Try Opteryx

How Draken Stores Column Data

Draken is the columnar vector library at the heart of Opteryx's execution engine. Understanding how it represents data in memory explains a lot about why certain queries are fast, why memory use is lower than you might expect, and how the engine avoids redundant work.


The naive approach and its cost

The simplest way to store a column of N rows is a flat array of N values. Simple, predictable, cache-friendly. It works well when every row has a distinct value — a column of random UUIDs, for example, genuinely needs N entries.

But most real analytical columns are not like that. A country column across a billion rows might contain fewer than 250 distinct values. A status column might have three. A boolean filter result might be TRUE for every row in a filtered chunk. Storing N copies of the same handful of values wastes memory, wastes cache, and wastes CPU time repeating identical work.

Draken avoids this with three encoding shapes, each a different answer to "how does row i map to a value?"


Three shapes, one representation

All three shapes share the same underlying struct. There is no separate data type for each — the same fields describe all three, and the execution engine never needs to know in advance which shape it is reading.

Dense

The default. Every row has its own value stored in sequence. Used when cardinality is genuinely high or when data has already been fully materialised.

Dictionary

A high-cardinality column is split into two parts: a small table of unique values (the dictionary), and a compact array of integer codes — one per row — each pointing into that table. A billion-row column with 200 distinct strings stores 200 strings plus one billion small integers, rather than one billion full strings.

Predicate evaluation becomes even cheaper than the memory saving suggests. To test whether country = 'AU', the engine checks each of the 200 dictionary entries once, builds a tiny lookup table of matches, then scans the billion codes. No string comparison per row — just a table lookup per code.

Parquet's RLE_DICTIONARY encoding on disk maps directly to this shape in memory. There is no expansion step at read time.

Constant

When every row in a chunk has the same value — a literal in a SQL expression, a column with a single run of identical values, a scalar broadcast — Draken stores exactly one value and a row count. Reading "all N rows" costs the same as reading one.

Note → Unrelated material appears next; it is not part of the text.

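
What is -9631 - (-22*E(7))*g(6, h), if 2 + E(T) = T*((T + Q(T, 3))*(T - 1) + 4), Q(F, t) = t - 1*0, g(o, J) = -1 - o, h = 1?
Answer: -78315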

Constants arise more often than expected. The right-hand side of WHERE region = 'APAC' is a constant. A Parquet page where every row in a row group shares one value becomes a constant when decoded. A CASE expression that always takes the same branch produces a constant result.


What this means in practice

Memory use scales with distinct values, not row count. A 100-million-row dictionary column with 500 distinct values uses roughly the same memory as 500 values plus 100 million small integers. At 1-byte codes (up to 256 distinct values), that is around 100 MB for the codes and kilobytes for the dictionary — compared to gigabytes for the same data stored flat.

Work scales with what is unique, not what is repeated. When evaluating a predicate against a dictionary column, the engine works over the dictionary once. The result for each row is a table lookup. This is why queries filtering on low-cardinality string columns — status codes, categories, country names — are disproportionately fast.

Constants are zero-copy. Broadcasting a scalar to N rows costs nothing: the single stored value is read in place for every row. No allocation, no fill loop. This matters particularly for expressions involving literals and for columns that become uniform after an earlier filter step.

Parquet round-trips cleanly. Parquet uses dictionary encoding heavily on disk. Draken's dictionary shape is structurally identical, so encoded pages can be handed to the execution engine without decoding to a flat array first. The dictionary stays as a dictionary all the way through query execution.


Where encoding shape comes from

Shape is decided at the scan boundary — the point where raw file bytes become Draken vectors — and stays fixed for the lifetime of that data in the engine.

Rugo (Opteryx's Parquet and JSONL reader) inspects each column chunk as it decodes:

  • A chunk that is already dictionary-encoded on disk becomes a dictionary vector directly.
  • A chunk where every row has the same value becomes a constant vector.
  • Everything else decodes to a dense vector.

Run-length encoded pages are expanded at this boundary. RLE does not propagate into the execution engine; by the time data reaches an operator or expression, it is always one of the three shapes above.

Operators and expressions can also produce new vectors in any shape. A scalar subexpression produces a constant. A join that expands a column by repeating values may produce a dictionary with a selection vector of repeated codes.


What the engine actually sees

From the execution engine's perspective, all three shapes look identical. A single struct describes the data, and reading the value at row i is the same operation regardless of shape: follow an optional indirection, read from the data buffer. Constant and dense are both "no indirection" — the difference is just how many entries the data buffer holds.

This means kernels are written once and handle all three shapes correctly. There is no combinatorial explosion of "dense × dense", "dict × constant", and so on for every operation. The shape-awareness happens at the struct level, not in operator code.